The only way that you could resale digital media is if it was DRMed, and in that case, the company would have to allow you to deauthorize your machine and pass it on to someone else, but even still, you can convert to another DRM free format in many cases, which, once again, allows you to keep a copy.

I can't see how the First Sale Doctorine would apply to this case. You HAVE to have some type of physical media for first sales doctorine to be able to apply, otherwise there is no way to really track if something is pirated or not.

Although I guess you could argue that I could make a copy of a DVD or CD or something, but its not in the original case with the original cover with the original pressing, so the copy really has no value.

So in conclusion (0)

Anonymous Coward | about a year ago | (#43336363)

So the lesson is that any digital licensed "good" should be REQUIRED to come with a physical copy of a license, that can then be transfered using the first sale doctrine?

The cost of limiting the copy (1)

jcdr (178250) | about a year ago | (#43336375)

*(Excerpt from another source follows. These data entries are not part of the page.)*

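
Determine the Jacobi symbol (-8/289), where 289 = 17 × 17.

1

First reduce: -8 ≡ 281 (mod 289).
Reciprocity: 281 ≡ 1 and 289 ≡ 1 (mod 4), so (281/289) = +(289/281).
Reduce top mod 281: now compute (8/281).
Pull out 2^3: since 281 ≡ 1 (mod 8), (2/281) = +1, so (2/281)^3 = +1.
Reached (1/281) = 1. Collecting the sign flips along the way, the symbol is +1.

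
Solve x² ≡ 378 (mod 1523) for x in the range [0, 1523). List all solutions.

Since 1523 ≡ 3 (mod 4), a square root of 378 is 378^((1523+1)/4) = 378^381 mod 1523.
Repeated squaring: 378^2≡1245, 378^4≡1134, 378^8≡544, 378^16≡474, 378^32≡795, 378^64≡1503, 378^128≡400, 378^256≡85 (mod 1523).
378^381 = 378^(256+64+32+16+8+4+1) ≡ 1180 (mod 1523).
Check: 1180² = 1392400 ≡ 378 (mod 1523). The two roots are 343 and 1180.

343, 1180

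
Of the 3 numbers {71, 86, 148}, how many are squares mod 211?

2

(71/211) = +1 → QR.
(86/211) = -1 → non-residue.
(148/211) = +1 → QR.
Total quadratic residues among the 3: 2.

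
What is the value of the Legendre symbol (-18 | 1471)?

-1

First reduce: -18 ≡ 1453 (mod 1471).
Reciprocity: 1453 ≡ 1 and 1471 ≡ 3 (mod 4), so (1453/1471) = +(1471/1453).
Reduce top mod 1453: now compute (18/1453).
Pull out 2: since 1453 ≡ 5 (mod 8), (2/1453) = -1.
Reciprocity: 9 ≡ 1 and 1453 ≡ 1 (mod 4), so (9/1453) = +(1453/9).
Reduce top mod 9: now compute (4/9).
Pull out 2^2: since 9 ≡ 1 (mod 8), (2/9) = +1, so (2/9)^2 = +1.
Reached (1/9) = 1. Collecting the sign flips along the way, the symbol is -1.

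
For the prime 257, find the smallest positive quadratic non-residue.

(2/257) = +1, so 2 is a residue.
(3/257) = −1, so 3 is the smallest positive non-residue mod 257.

3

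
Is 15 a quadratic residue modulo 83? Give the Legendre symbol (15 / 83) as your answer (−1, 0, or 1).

-1

Euler's criterion: (15/83) ≡ 15^41 (mod 83).
15^2 ≡ 59 (mod 83)
15^4 ≡ 78 (mod 83)
15^8 ≡ 25 (mod 83)
15^16 ≡ 44 (mod 83)
15^32 ≡ 27 (mod 83)
15^41 = 15^(32+8+1) ≡ 82 (mod 83).
Result is 82 ≡ −1, so (15/83) = −1.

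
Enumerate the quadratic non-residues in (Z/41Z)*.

3,6,7,11,12,13,14,15,17,19,22,24,26,27,28,29,30,34,35,38

Square k = 1,…,20 (k and 41−k give the same square):
1²=1, 2²=4, 3²=9, 4²=16, 5²=25, 6²=36, 7²≡8, 8²≡23, 9²≡40, 10²≡18, 11²≡39, 12²≡21, 13²≡5, 14²≡32, 15²≡20, 16²≡10, 17²≡2, 18²≡37, 19²≡33, 20²≡31 (mod 41).
The residues are {1, 2, 4, 5, 8, 9, 10, 16, 18, 20, 21, 23, 25, 31, 32, 33, 36, 37, 39, 40}; the non-residues are the remaining 20 nonzero classes.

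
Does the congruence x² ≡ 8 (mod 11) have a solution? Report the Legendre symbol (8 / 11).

-1

Pull out 2^3: since 11 ≡ 3 (mod 8), (2/11) = -1, so (2/11)^3 = -1.
Reached (1/11) = 1. Collecting the sign flips along the way, the symbol is -1.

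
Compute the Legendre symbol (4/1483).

Pull out 2^2: since 1483 ≡ 3 (mod 8), (2/1483) = -1, so (2/1483)^2 = +1.
Reached (1/1483) = 1. Collecting the sign flips along the way, the symbol is +1.

1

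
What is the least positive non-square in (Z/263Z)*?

5

(2/263) = +1, so 2 is a residue.
(3/263) = +1, so 3 is a residue.
(4/263) = +1, so 4 is a residue.
(5/263) = −1, so 5 is the smallest positive non-residue mod 263.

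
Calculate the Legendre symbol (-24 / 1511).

-1

First reduce: -24 ≡ 1487 (mod 1511).
Reciprocity: 1487 ≡ 3 and 1511 ≡ 3 (mod 4), so (1487/1511) = −(1511/1487).
Reduce top mod 1487: now compute (24/1487).
Pull out 2^3: since 1487 ≡ 7 (mod 8), (2/1487) = +1, so (2/1487)^3 = +1.
Reciprocity: 3 ≡ 3 and 1487 ≡ 3 (mod 4), so (3/1487) = −(1487/3).
Reduce top mod 3: now compute (2/3).
Pull out 2: since 3 ≡ 3 (mod 8), (2/3) = -1.
Reached (1/3) = 1. Collecting the sign flips along the way, the symbol is -1.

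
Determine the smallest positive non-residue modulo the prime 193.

5

(2/193) = +1, so 2 is a residue.
(3/193) = +1, so 3 is a residue.
(4/193) = +1, so 4 is a residue.
(5/193) = −1, so 5 is the smallest positive non-residue mod 193.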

Aside of the strict legal blablabla, the future will be limited by the increase of the cost of controlling and hunting the copy. Because the privacy will always be a sensitive subject, there is no way for a simple system to control any possible copy. The situation will be more and more complex, and so will be the tools that try to search something. And complex tools cots a lot. Who will pay for it ? Yes, the customer. At one point at one point of cost, others business models will be more profitable for the artists than obliterate a lot of money in making potential customers angry.

Workers rights vs IP owners rights (0)

Anonymous Coward | about a year ago | (#43336393)

If technology makes a workers job obsolete, he is forced to go back to school and adapt or take a pay cut. If he tries to form a union the courts block him.

If technology makes an IP owners business model obsolete, he forms a lobbying group and the courts happily cripple technology and innovation for him so he can maintain his status quo.

Fundamental Misconception (0)

Anonymous Coward | about a year ago | (#43336631)

This Judge seems to have a fundamental misconception as to how computers work. Whenever you "move" a file it first copies the file and the deletes the original. As others have noted even simple processes like playing the file will reproduce, uncompress & run simple conversions on audio files to make it usable by the computer. This ruling could, in theory, outlaw all kinds of reasonable activities. From simply playing your MP3's to moving from an older PC to a new one.